Sanjoy Roy 

The Box of Delights review – an exquisite Christmas cabaret

2Faced Dance put on a reality-busting promenade performance featuring parkour, slapstick and a sit-down dinner
  
  

Sprightly … Kate Pothecary and Louis Parker-Evans in The Box of Delights.
Sprightly … Kate Pothecary and Louis Parker-Evans in The Box of Delights. Photograph: Benjamin Statham

‘Come along, chop-chop!” say our minders, rather briskly. It’s a foggy winter evening in Hereford, we’re on the trail of a dastardly couple who have just made off in a vintage car, and there’s no time for laggards. Thus begins The Box of Delights, a mix of promenade performance and dining experience, based on John Masefield’s 1935 children’s story, and marking the 20th anniversary of Hereford-based company 2Faced Dance.

We pass a whining man dressed as a rat, offering old boots to eat; a stoutly old-fashioned copper and a cathedral choir; an antlered fortune-teller in a wooden booth. Meanwhile, normal life continues: taxis purr past, residents sometimes glance at us through windows, the few passersby carry on as normal. The concurrence of make-believe and matter-of-factness is utterly beguiling, nowhere more than when our young hero Kay (fresh-faced Alex Tucker) imagines a phoenix rising from a brazier and we turn to see a flame-feathered trapeze artist swinging high above us, while in the distance masked wheelchair users spin by – “the wolves are running!” comes a cry – their eyes like green torchlights through the dark. In the middle of Hereford.

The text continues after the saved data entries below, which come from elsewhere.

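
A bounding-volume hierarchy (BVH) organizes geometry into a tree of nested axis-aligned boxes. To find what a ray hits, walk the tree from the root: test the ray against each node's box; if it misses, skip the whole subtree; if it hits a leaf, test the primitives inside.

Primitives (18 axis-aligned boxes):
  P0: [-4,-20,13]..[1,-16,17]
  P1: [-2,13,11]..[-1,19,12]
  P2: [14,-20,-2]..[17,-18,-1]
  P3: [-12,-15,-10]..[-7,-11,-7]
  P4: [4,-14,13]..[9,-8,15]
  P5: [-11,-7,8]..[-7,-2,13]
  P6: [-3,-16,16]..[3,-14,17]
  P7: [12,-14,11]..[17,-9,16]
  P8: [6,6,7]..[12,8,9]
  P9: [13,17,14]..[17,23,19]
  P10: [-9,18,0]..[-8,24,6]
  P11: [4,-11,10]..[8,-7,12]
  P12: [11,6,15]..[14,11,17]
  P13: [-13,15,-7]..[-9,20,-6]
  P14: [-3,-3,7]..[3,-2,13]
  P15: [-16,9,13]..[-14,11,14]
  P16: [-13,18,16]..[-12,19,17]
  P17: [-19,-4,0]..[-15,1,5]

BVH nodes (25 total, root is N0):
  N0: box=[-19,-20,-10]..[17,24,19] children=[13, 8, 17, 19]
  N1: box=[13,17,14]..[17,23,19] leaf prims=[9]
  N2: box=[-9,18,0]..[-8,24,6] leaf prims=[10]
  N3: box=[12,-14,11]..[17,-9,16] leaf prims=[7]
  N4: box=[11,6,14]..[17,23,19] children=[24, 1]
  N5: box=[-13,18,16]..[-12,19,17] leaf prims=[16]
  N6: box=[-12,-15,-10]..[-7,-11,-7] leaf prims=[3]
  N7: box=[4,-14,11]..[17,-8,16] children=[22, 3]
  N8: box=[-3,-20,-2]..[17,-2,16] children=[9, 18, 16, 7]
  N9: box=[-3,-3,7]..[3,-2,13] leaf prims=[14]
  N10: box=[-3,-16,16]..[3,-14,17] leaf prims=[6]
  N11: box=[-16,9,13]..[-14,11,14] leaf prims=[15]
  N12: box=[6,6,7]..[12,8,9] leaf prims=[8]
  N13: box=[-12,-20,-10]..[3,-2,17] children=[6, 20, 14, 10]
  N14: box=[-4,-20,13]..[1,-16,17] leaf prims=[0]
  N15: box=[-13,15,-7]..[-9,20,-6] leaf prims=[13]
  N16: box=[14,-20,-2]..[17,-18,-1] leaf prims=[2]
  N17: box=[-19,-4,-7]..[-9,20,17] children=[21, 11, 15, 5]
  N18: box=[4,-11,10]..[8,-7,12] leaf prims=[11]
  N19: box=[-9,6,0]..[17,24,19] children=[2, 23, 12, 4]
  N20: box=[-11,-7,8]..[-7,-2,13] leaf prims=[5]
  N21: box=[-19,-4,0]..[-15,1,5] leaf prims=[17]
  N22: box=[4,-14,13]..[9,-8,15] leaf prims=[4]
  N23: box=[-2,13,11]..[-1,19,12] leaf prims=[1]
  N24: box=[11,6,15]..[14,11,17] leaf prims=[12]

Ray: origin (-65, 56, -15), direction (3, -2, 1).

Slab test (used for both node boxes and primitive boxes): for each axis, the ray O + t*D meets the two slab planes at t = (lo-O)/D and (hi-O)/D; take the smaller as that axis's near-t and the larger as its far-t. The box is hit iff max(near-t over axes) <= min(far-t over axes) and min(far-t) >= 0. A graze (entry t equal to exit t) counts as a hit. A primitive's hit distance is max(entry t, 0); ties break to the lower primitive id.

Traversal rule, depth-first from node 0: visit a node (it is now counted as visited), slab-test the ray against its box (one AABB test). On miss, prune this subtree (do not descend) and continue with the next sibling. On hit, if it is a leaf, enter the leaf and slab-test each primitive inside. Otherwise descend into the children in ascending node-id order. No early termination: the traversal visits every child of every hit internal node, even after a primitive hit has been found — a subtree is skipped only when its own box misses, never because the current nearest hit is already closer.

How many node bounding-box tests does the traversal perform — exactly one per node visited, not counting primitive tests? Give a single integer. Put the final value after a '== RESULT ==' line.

Traverse from the root:
N0 x:[46/3,82/3] y:[16,38] z:[5,34] -> hit [16,82/3], descend [8, 13, 17, 19]
  N8 x:[62/3,82/3] y:[29,38] z:[13,31] -> miss, prune
  N13 x:[53/3,68/3] y:[29,38] z:[5,32] -> miss, prune
  N17 x:[46/3,56/3] y:[18,30] z:[8,32] -> hit [18,56/3], descend [5, 11, 15, 21]
    N5 x:[52/3,53/3] y:[37/2,19] z:[31,32] -> miss, prune
    N11 x:[49/3,17] y:[45/2,47/2] z:[28,29] -> miss, prune
    N15 x:[52/3,56/3] y:[18,41/2] z:[8,9] -> miss, prune
    N21 x:[46/3,50/3] y:[55/2,30] z:[15,20] -> miss, prune
  N19 x:[56/3,82/3] y:[16,25] z:[15,34] -> hit [56/3,25], descend [2, 4, 12, 23]
    N2 x:[56/3,19] y:[16,19] z:[15,21] -> hit [56/3,19] leaf, test {P10@t=56/3}
    N4 x:[76/3,82/3] y:[33/2,25] z:[29,34] -> miss, prune
    N12 x:[71/3,77/3] y:[24,25] z:[22,24] -> hit [24,24] leaf, test {P8@t=24}
    N23 x:[21,64/3] y:[37/2,43/2] z:[26,27] -> miss, prune

order=[0, 8, 13, 17, 5, 11, 15, 21, 19, 2, 4, 12, 23]  |boxes|=13  |leaves|=2  hit=P10

== RESULT ==
13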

Imaginations transported, we are led to the Green Dragon hotel for an exquisite sit-down meal, and the performers continue their story on a platform at eye-level with the diners, gleefully mixing parkour, circus, street dance, slapstick and cabaret.

No need to have read the book: choreographer Tamsin Fitzgerald and writer Tim Evans have done a canny job of condensing Masefield’s profuse story to a set of sprightly essentials. Cannier still: doesn’t the arc of their evening – wide-eyed wonder and witching tales giving way to communal feasting, accompanied by feats, tricks and entertainment – nicely mirror the idea of Christmas itself?

Various venues, Hereford, until 23 December.